In a series of flashes of insight, the Google guys put together four previous elements that they did not invent to make their great innovation: data mining algorithms, Altavista’s full-text web search, reverse link ranking as in academic citations, and Overture’s ad searches that display as lists rather than banners or pop-ups. Even better, their discovery changed their goal: they started out as Stanford graduate students working on e-commerce data mining and put together the four elements for that, but then others at Stanford started using their research tool as a search engine and said it was fantastic. So the Google guys switched to search. This is all in David Vise’s book, The Google Story.

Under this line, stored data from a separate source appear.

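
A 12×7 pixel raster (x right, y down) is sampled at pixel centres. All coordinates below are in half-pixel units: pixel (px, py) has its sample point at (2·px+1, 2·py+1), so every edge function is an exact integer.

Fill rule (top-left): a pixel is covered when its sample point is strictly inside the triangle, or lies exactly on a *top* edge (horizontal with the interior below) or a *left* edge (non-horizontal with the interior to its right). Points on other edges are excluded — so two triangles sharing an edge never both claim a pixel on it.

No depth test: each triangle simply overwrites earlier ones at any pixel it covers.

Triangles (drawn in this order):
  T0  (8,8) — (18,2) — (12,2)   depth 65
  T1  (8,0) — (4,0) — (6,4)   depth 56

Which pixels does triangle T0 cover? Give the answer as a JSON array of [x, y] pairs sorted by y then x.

T0:
  2·area = 36  (B↔C swapped to make it positive)
  edge (8, 8)→(12, 2): d=(4,-6) top-left  bias=+0
  edge (12, 2)→(18, 2): d=(6,0) top-left  bias=+0
  edge (18, 2)→(8, 8): d=(-10,6) right/bottom  bias=-1
    (6,1)@(13, 3): e=[10,6,20] → █
    (7,1)@(15, 3): e=[22,6,8] → █
    (8,1)@(17, 3): e=[34,6,-4] → ·
    (5,2)@(11, 5): e=[6,18,12] → █
    (6,2)@(13, 5): e=[18,18,0] → ·  [on edge]
    (7,2)@(15, 5): e=[30,18,-12] → ·
    (4,3)@(9, 7): e=[2,30,4] → █
    (5,3)@(11, 7): e=[14,30,-8] → ·
    (4,4)@(9, 9): e=[10,42,-16] → ·
    (1,5)@(3, 11): e=[-18,54,0] → ·  [on edge]
  covered (4 px):
    · · · · · · · · · · · ·
    · · · · · · █ █ · · · ·
    · · · · · █ · · · · · ·
    · · · · █ · · · · · · ·
    · · · · · · · · · · · ·
    · · · · · · · · · · · ·
    · · · · · · · · · · · ·
T1:
  2·area = 16  (B↔C swapped to make it positive)
  edge (8, 0)→(6, 4): d=(-2,4) right/bottom  bias=-1
  edge (6, 4)→(4, 0): d=(-2,-4) top-left  bias=+0
  edge (4, 0)→(8, 0): d=(4,0) top-left  bias=+0
    (2,0)@(5, 1): e=[10,2,4] → █
    (3,0)@(7, 1): e=[2,10,4] → █
    (4,0)@(9, 1): e=[-6,18,4] → ·
    (2,1)@(5, 3): e=[6,-2,12] → ·
    (3,1)@(7, 3): e=[-2,6,12] → ·
  covered (2 px):
    · · █ █ · · · · · · · ·
    · · · · · · · · · · · ·
    · · · · · · · · · · · ·
    · · · · · · · · · · · ·
    · · · · · · · · · · · ·
    · · · · · · · · · · · ·
    · · · · · · · · · · · ·

Final: [[6,1],[7,1],[5,2],[4,3]]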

- So are brainstorming session useless?
If by brainstorming you mean “thinking aloud with other people,” then brainstorming is vital. But if you mean brainstorming as “scheduled sessions where we pick a topic and together throw out creative ideas”, then brainstorming is useless. In workshops over the past few years I’ve asked thousands of people, “When do you get your best ideas?” and not a single person ever said “In organized brainstorming sessions.” It’s usually “in the shower,” or “at night”, or “when talking to someone about something other than what I’m working on.”

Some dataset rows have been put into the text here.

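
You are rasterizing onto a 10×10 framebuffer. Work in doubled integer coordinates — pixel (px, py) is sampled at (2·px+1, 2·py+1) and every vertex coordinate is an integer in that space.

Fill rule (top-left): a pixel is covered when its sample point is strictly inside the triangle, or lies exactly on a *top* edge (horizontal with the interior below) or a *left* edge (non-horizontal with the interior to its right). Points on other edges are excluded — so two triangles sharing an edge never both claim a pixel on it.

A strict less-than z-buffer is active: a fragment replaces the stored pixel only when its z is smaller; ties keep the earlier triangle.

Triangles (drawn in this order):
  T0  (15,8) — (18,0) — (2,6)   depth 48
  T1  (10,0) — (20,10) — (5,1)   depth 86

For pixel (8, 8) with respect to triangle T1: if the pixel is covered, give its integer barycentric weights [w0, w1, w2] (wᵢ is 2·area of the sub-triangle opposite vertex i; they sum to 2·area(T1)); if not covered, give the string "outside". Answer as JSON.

T0:
  2·area = 110  (B↔C swapped to make it positive)
  edge (15, 8)→(2, 6): d=(-13,-2) top-left  bias=+0
  edge (2, 6)→(18, 0): d=(16,-6) top-left  bias=+0
  edge (18, 0)→(15, 8): d=(-3,8) right/bottom  bias=-1
    (8,0)@(17, 1): e=[95,10,5] → █
    (9,0)@(19, 1): e=[99,22,-11] → ·
    (5,1)@(11, 3): e=[57,6,47] → █
    (6,1)@(13, 3): e=[61,18,31] → █
    (7,1)@(15, 3): e=[65,30,15] → █
    (8,1)@(17, 3): e=[69,42,-1] → ·
    (2,2)@(5, 5): e=[19,2,89] → █
    (3,2)@(7, 5): e=[23,14,73] → █
    (4,2)@(9, 5): e=[27,26,57] → █
    (8,2)@(17, 5): e=[43,74,-7] → ·
    (2,3)@(5, 7): e=[-7,34,83] → ·
    (3,3)@(7, 7): e=[-3,46,67] → ·
  covered (14 px):
    · · · · · · · · █ ·
    · · · · · █ █ █ · ·
    · · █ █ █ █ █ █ · ·
    · · · · █ █ █ █ · ·
    · · · · · · · · · ·
    · · · · · · · · · ·
    · · · · · · · · · ·
    · · · · · · · · · ·
    · · · · · · · · · ·
    · · · · · · · · · ·
T1:
  2·area = 60
  edge (10, 0)→(20, 10): d=(10,10) right/bottom  bias=-1
  edge (20, 10)→(5, 1): d=(-15,-9) top-left  bias=+0
  edge (5, 1)→(10, 0): d=(5,-1) top-left  bias=+0
    (2,0)@(5, 1): e=[60,0,0] → █  [on edge]
    (3,0)@(7, 1): e=[40,18,2] → █
    (4,0)@(9, 1): e=[20,36,4] → █
    (5,0)@(11, 1): e=[0,54,6] → ·  [on edge]
    (2,1)@(5, 3): e=[80,-30,10] → ·
    (3,1)@(7, 3): e=[60,-12,12] → ·
    (4,1)@(9, 3): e=[40,6,14] → █
    (5,1)@(11, 3): e=[20,24,16] → █
    (6,1)@(13, 3): e=[0,42,18] → ·  [on edge]
    (4,2)@(9, 5): e=[60,-24,24] → ·
    (5,2)@(11, 5): e=[40,-6,26] → ·
    (6,2)@(13, 5): e=[20,12,28] → █
    (7,2)@(15, 5): e=[0,30,30] → ·  [on edge]
    (7,3)@(15, 7): e=[20,0,40] → █  [on edge]
    (8,3)@(17, 7): e=[0,18,42] → ·  [on edge]
    (9,4)@(19, 9): e=[0,6,54] → ·  [on edge]
  covered (7 px):
    · · █ █ █ · · · · ·
    · · · · █ █ · · · ·
    · · · · · · █ · · ·
    · · · · · · · █ · ·
    · · · · · · · · · ·
    · · · · · · · · · ·
    · · · · · · · · · ·
    · · · · · · · · · ·
    · · · · · · · · · ·
    · · · · · · · · · ·

Result: "outside"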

- How can marketers benefit from strategic intuition?
First of all, marketers are strategists just like anyone else. They must figure out a course of action toward a worthwhile goal. Strategic intuition is the way to do that. In the book there’s a specific tool I discovered at GE that lets you do that as a team – not as a brainstorming session, but over days and even weeks if need be. Second, marketers need to remember that “stealing” elements from the past tell you more about what to do than focus groups or other forms of marketing research. I think marketers are used to taking elements from elsewhere to some degree, but they might need to be reminded how widely you need to look. That is, don’t just steal from other marketers, which is “stealing inside the box”, so to speak. To “steal outside the box”, look outside marketing. One classic example is Henry Ford: he got the idea for the moving assembly line from Oldsmobile’s first stationary assembly line, plus the moving overhead line from the slaughterhouses in the Chicago stockyards. See how widely old Henry opened his mind to look for elements to combine? We all need to do the same.
- How can we find out more about strategic intuition?

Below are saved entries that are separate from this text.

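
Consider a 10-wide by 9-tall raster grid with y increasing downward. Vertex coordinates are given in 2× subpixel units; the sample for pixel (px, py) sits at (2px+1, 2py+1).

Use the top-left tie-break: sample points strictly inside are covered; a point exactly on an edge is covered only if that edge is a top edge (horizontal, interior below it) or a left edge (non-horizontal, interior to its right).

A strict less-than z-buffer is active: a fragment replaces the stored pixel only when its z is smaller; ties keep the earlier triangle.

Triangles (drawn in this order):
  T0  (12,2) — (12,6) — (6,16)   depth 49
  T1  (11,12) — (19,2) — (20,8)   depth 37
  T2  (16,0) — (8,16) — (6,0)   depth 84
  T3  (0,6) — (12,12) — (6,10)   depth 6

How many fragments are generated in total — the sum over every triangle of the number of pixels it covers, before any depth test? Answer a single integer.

T0:
  2·area = 24
  edge (12, 2)→(12, 6): d=(0,4) right/bottom  bias=-1
  edge (12, 6)→(6, 16): d=(-6,10) right/bottom  bias=-1
  edge (6, 16)→(12, 2): d=(6,-14) top-left  bias=+0
    (7,0)@(15, 1): e=[-12,0,36] → ·  [on edge]
    (5,2)@(11, 5): e=[4,16,4] → █
    (6,2)@(13, 5): e=[-4,-4,32] → ·
    (5,3)@(11, 7): e=[4,4,16] → █
    (6,3)@(13, 7): e=[-4,-16,44] → ·
    (4,4)@(9, 9): e=[12,12,0] → █  [on edge]
    (5,4)@(11, 9): e=[4,-8,28] → ·
    (4,5)@(9, 11): e=[12,0,12] → ·  [on edge]
  covered (3 px):
    · · · · · · · · · ·
    · · · · · · · · · ·
    · · · · · █ · · · ·
    · · · · · █ · · · ·
    · · · · █ · · · · ·
    · · · · · · · · · ·
    · · · · · · · · · ·
    · · · · · · · · · ·
    · · · · · · · · · ·
T1:
  2·area = 58
  edge (11, 12)→(19, 2): d=(8,-10) top-left  bias=+0
  edge (19, 2)→(20, 8): d=(1,6) right/bottom  bias=-1
  edge (20, 8)→(11, 12): d=(-9,4) right/bottom  bias=-1
    (9,1)@(19, 3): e=[8,1,49] → █
    (8,2)@(17, 5): e=[4,15,39] → █
    (7,3)@(15, 7): e=[0,29,29] → █  [on edge]
    (7,4)@(15, 9): e=[16,31,11] → █
    (9,4)@(19, 9): e=[56,7,-5] → ·
    (6,5)@(13, 11): e=[12,45,1] → █
    (7,5)@(15, 11): e=[32,33,-7] → ·
    (8,5)@(17, 11): e=[52,21,-15] → ·
    (6,6)@(13, 13): e=[28,47,-17] → ·
    (3,8)@(7, 17): e=[0,87,-29] → ·  [on edge]
  covered (9 px):
    · · · · · · · · · ·
    · · · · · · · · · █
    · · · · · · · · █ █
    · · · · · · · █ █ █
    · · · · · · · █ █ ·
    · · · · · · █ · · ·
    · · · · · · · · · ·
    · · · · · · · · · ·
    · · · · · · · · · ·
T2:
  2·area = 160
  edge (16, 0)→(8, 16): d=(-8,16) right/bottom  bias=-1
  edge (8, 16)→(6, 0): d=(-2,-16) top-left  bias=+0
  edge (6, 0)→(16, 0): d=(10,0) top-left  bias=+0
    (3,0)@(7, 1): e=[136,14,10] → █
    (4,0)@(9, 1): e=[104,46,10] → █
    (5,0)@(11, 1): e=[72,78,10] → █
    (6,0)@(13, 1): e=[40,110,10] → █
    (7,0)@(15, 1): e=[8,142,10] → █
    (8,0)@(17, 1): e=[-24,174,10] → ·
    (3,1)@(7, 3): e=[120,10,30] → █
    (7,1)@(15, 3): e=[-8,138,30] → ·
    (3,2)@(7, 5): e=[104,6,50] → █
    (7,2)@(15, 5): e=[-24,134,50] → ·
    (3,3)@(7, 7): e=[88,2,70] → █
    (6,3)@(13, 7): e=[-8,98,70] → ·
  covered (20 px):
    · · · █ █ █ █ █ · ·
    · · · █ █ █ █ · · ·
    · · · █ █ █ █ · · ·
    · · · █ █ █ · · · ·
    · · · · █ █ · · · ·
    · · · · █ · · · · ·
    · · · · █ · · · · ·
    · · · · · · · · · ·
    · · · · · · · · · ·
T3:
  2·area = 12
  edge (0, 6)→(12, 12): d=(12,6) right/bottom  bias=-1
  edge (12, 12)→(6, 10): d=(-6,-2) top-left  bias=+0
  edge (6, 10)→(0, 6): d=(-6,-4) top-left  bias=+0
    (1,4)@(3, 9): e=[18,0,-6] → ·  [on edge]
    (2,4)@(5, 9): e=[6,4,2] → █
    (3,4)@(7, 9): e=[-6,8,10] → ·
    (2,5)@(5, 11): e=[30,-8,-10] → ·
    (4,5)@(9, 11): e=[6,0,6] → █  [on edge]
    (5,5)@(11, 11): e=[-6,4,14] → ·
    (4,6)@(9, 13): e=[30,-12,-6] → ·
    (7,6)@(15, 13): e=[-6,0,18] → ·  [on edge]
  covered (2 px):
    · · · · · · · · · ·
    · · · · · · · · · ·
    · · · · · · · · · ·
    · · · · · · · · · ·
    · · █ · · · · · · ·
    · · · · █ · · · · ·
    · · · · · · · · · ·
    · · · · · · · · · ·
    · · · · · · · · · ·

Final: 34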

You mean, after you read the book? In New York City I’ll be doing a two-day workshop March 20-21 through Columbia Executive Education. You can go back to my earlier research reports, Napoleon’s Glance and The Art of What Works. Or go to the sources: On War by Von Clausewitz, Intelligent Memory by Barry Gordon and Lisa Berger, or How Breakthroughs Happen by Andrew Hargadon. Strategic Intuition cites other references that you can follow up too.
- Bonus question: What is your favorite Seinfeld episode?
The Pony Remark, but only for that bit because one secret of the show’s success — that Larry David is now re-using in Curb Your Enthusiasm — is that there are 3 or 4 bits per episode and they all don’t have to work for you to remember the episode fondly. (I didn’t remember what else happened in that episode, so I just looked it up: Kramer bets Jerry he’ll redo his apartment as a multi-level, and then backs out.)